Britain opposes the scheme, not because the requirements are too steep: the UK’s Banking Commission has suggested that banks hold 10 per cent of their assets in reserve. Rather, Britain fears the loss of flexibility in regulation. As one might expect, Barnier’s arguments are couched in the hallowed terms of the Brussels lexicon: there is a need for ‘maximum harmonisation’ and a ‘single rule book’: words that elicit sighs of exasperation in Whitehall. Eroded sovereingty aside, inflexibility may also damage business: McKinsey&Co have warned that Basel III would reduce returns on equity investments by 4 per cent.
Britain has found friends in Germany, Holland, Denmark and Austria in recent months, resisting EU Budget rises, growth in the CAP and so forth. But on this occasion those allies seem to have retreated before the gathering Eurozone crisis. According to the Financial Times, Britain will have to rely on the help of some Eastern European states, Sweden and Spain. It remains to be seen if the other Eurosceptic northern countries can be brought on side, but their loss would be keenly felt in this struggle.

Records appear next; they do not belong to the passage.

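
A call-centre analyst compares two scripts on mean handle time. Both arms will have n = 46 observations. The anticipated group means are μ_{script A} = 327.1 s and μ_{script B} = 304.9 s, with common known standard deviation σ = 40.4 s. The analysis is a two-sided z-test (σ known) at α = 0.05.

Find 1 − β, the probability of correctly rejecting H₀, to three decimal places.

Standardized effect: d = |μ_{script A} − μ_{script B}| / σ = |327.1 − 304.9| / 40.4 = 0.5495
Noncentrality parameter: δ = d·√(n/2) = 0.5495 × √(46/2) = 2.6353
Critical value for a two-sided test at α = 0.05: z_{α/2} = 1.960.
Power = Φ(δ − 1.960) + Φ(−δ − 1.960) = Φ(0.675) + Φ(-4.595) = 0.7503 + 0.0000 = 0.7503.

Power ≈ 0.750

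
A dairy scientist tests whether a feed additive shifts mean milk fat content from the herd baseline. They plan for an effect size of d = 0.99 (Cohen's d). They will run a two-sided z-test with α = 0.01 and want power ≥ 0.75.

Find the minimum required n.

For power 0.75 need Φ(δ − z_{0.005}) = 0.75, so δ = z_{0.005} + z_{0.25} = 2.576 + 0.674 = 3.250.
(The Φ(−δ − z_{α/2}) term is vanishingly small for δ > 0 and is dropped in the standard sample-size formula.)
δ = d·√n ⇒ n = (δ/d)² = (3.250 / 0.99)² = 10.78.
Round up to the next whole unit.

n = 11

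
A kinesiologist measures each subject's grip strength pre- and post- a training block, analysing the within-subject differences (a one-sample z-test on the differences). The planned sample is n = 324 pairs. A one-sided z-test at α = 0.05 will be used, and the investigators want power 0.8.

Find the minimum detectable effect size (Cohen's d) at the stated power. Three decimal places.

Required noncentrality: δ = z_{0.05} + z_{0.20} = 1.645 + 0.842 = 2.486.
δ = d·√n ⇒ d = δ/√n = 2.486/√324 = 0.1381.

d ≈ 0.138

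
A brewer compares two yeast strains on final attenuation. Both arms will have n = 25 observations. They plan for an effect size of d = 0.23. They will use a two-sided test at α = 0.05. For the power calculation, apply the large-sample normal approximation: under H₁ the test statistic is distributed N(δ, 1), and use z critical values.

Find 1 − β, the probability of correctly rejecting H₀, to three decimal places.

Power ≈ 0.129

Noncentrality parameter: δ = d·√(n/2) = 0.23 × √(25/2) = 0.8132
Critical value for a two-sided test at α = 0.05: z_{α/2} = 1.960.
Power = Φ(δ − 1.960) + Φ(−δ − 1.960) = Φ(-1.147) + Φ(-2.773) = 0.1257 + 0.0028 = 0.1285.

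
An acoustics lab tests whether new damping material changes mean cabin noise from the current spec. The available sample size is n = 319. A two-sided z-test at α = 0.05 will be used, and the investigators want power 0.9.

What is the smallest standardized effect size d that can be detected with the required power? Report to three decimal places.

Need Φ(δ − 1.960) = 0.9, so δ = 1.960 + 1.282 = 3.242.
(The second rejection-region term Φ(−δ − z_{α/2}) is negligible and dropped.)
δ = d·√n ⇒ d = δ/√n = 3.242/√319 = 0.1815.

d ≈ 0.181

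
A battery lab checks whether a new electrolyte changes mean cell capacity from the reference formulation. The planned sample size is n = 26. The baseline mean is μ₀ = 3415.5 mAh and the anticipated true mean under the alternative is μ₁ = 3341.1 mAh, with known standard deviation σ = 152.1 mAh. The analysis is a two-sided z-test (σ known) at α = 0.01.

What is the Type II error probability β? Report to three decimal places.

β ≈ 0.533

Standardized effect: d = |μ₁ − μ₀| / σ = |3341.1 − 3415.5| / 152.1 = 0.4892
Noncentrality parameter: λ = d·√n = 0.4892 × √26 = 2.4942
Critical value for a two-sided test at α = 0.01: z_{α/2} = 2.576.
Power = Φ(λ − 2.576) + Φ(−λ − 2.576) = Φ(-0.082) + Φ(-5.070) = 0.4675 + 0.0000 = 0.4675.
Type II error: β = 1 − power = 1 − 0.4675 = 0.5325.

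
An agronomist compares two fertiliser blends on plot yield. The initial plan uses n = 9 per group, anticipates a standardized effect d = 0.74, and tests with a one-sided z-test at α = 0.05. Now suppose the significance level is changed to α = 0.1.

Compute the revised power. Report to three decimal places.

Power ≈ 0.613

δ = d·√(n/2) = 0.74 × √(9/2) = 1.5698 (unchanged). New critical value: z_{0.1} = 1.282.
Revised power = P(Z > 1.282 − δ) = Φ(0.288) = 0.6134.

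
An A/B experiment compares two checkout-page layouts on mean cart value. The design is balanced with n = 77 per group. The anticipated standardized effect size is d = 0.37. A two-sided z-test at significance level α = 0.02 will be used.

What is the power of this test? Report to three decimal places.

Power ≈ 0.488

Noncentrality parameter: δ = d·√(n/2) = 0.37 × √(77/2) = 2.2958
Critical value for a two-sided test at α = 0.02: z_{α/2} = 2.326.
Power = Φ(δ − 2.326) + Φ(−δ − 2.326) = Φ(-0.031) + Φ(-4.622) = 0.4878 + 0.0000 = 0.4878.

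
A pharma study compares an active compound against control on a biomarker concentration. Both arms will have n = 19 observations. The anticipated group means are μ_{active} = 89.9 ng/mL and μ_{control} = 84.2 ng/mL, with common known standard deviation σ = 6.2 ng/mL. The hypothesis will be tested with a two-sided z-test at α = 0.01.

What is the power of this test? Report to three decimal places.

Power ≈ 0.602

Standardized effect: d = |μ_{active} − μ_{control}| / σ = |89.9 − 84.2| / 6.2 = 0.9194
Noncentrality parameter: δ = d·√(n/2) = 0.9194 × √(19/2) = 2.8336
Critical value for a two-sided test at α = 0.01: z_{α/2} = 2.576.
Power = Φ(δ − 2.576) + Φ(−δ − 2.576) = Φ(0.258) + Φ(-5.409) = 0.6017 + 0.0000 = 0.6017.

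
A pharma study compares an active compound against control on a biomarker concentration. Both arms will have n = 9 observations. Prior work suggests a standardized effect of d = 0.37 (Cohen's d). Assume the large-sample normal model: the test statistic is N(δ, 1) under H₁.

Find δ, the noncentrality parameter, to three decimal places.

δ ≈ 0.785

The noncentrality parameter scales effect size by the design's sample-size factor: δ = d·√(n/2) = 0.37 × √(9/2) = 0.7849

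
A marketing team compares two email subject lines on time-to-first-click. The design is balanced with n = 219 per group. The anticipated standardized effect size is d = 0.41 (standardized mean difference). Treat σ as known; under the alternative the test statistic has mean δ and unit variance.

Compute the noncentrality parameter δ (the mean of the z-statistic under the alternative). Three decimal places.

The noncentrality parameter scales effect size by the design's sample-size factor: δ = d·√(n/2) = 0.41 × √(219/2) = 4.2903

δ ≈ 4.290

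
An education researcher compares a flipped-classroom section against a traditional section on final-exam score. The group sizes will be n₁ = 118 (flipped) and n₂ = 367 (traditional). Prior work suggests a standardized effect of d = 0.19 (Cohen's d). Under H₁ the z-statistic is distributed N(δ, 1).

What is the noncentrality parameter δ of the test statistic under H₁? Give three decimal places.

The noncentrality parameter scales effect size by the design's sample-size factor: δ = d / √(1/n₁ + 1/n₂) = 0.19 / √(1/118 + 1/367) = 1.7954

δ ≈ 1.795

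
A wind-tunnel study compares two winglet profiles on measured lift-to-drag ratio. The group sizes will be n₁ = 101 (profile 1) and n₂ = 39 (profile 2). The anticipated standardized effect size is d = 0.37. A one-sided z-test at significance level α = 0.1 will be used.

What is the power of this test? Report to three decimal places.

Noncentrality parameter: δ = d / √(1/n₁ + 1/n₂) = 0.37 / √(1/101 + 1/39) = 1.9626
Critical value for a one-sided test at α = 0.1: z_α = 1.282.
Power = Φ(δ − 1.282) = Φ(0.681) = 0.7521.

Power ≈ 0.752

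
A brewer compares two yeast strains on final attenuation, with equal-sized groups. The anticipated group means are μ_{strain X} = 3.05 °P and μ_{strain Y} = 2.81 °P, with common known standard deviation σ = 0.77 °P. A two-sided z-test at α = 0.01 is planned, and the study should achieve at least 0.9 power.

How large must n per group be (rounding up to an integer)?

n = 307 per group

Standardized effect: d = |μ_{strain X} − μ_{strain Y}| / σ = |3.05 − 2.81| / 0.77 = 0.3117
For power 0.9 need Φ(δ − z_{0.005}) = 0.9, so δ = z_{0.005} + z_{0.10} = 2.576 + 1.282 = 3.857.
(For δ > 0 the lower-tail rejection region contributes negligibly to power, so the one-term inversion is standard.)
δ = d·√(n/2) ⇒ n = 2(δ/d)² = 2 × (3.857 / 0.3117)² = 306.32.
Round up to the next whole unit.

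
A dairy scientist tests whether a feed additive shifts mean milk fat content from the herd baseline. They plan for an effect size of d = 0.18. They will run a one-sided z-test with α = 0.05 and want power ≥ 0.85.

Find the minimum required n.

For power 0.85 need Φ(δ − z_{0.05}) = 0.85, so δ = z_{0.05} + z_{0.15} = 1.645 + 1.036 = 2.681.
δ = d·√n ⇒ n = (δ/d)² = (2.681 / 0.18)² = 221.89.
Round up to the next whole unit.

n = 222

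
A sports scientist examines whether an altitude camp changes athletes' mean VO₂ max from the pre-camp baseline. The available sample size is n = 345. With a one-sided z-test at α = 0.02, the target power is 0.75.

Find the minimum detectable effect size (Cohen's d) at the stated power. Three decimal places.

d ≈ 0.147

Required noncentrality: δ = z_{0.02} + z_{0.25} = 2.054 + 0.674 = 2.728.
δ = d·√n ⇒ d = δ/√n = 2.728/√345 = 0.1469.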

All in all, the episode is a classic example of Europe’s convoluted policy process, which is also on display in the discussions surrounding the economic future of Greece, a proxy for as yet unresolved questions about the euro itself. Acute diplomatic difficulties have led Angela Markel to say that a deal at tomorrow’s euro summit is unlikely. According to Allister Heath, the Bank of England is now ‘extremely worried about the eurozone crisis’ and is likely to delay a hike in interest rates until the crisis passes, which may be like waiting for the conversion of the Jews. Stuck in a morass of its own making, Alan Beattie writes in today’s FT that the EU should pay for its own policy failures and urges Christine Lagarde not to allow the IMF to become Brussels’ lender of last resort.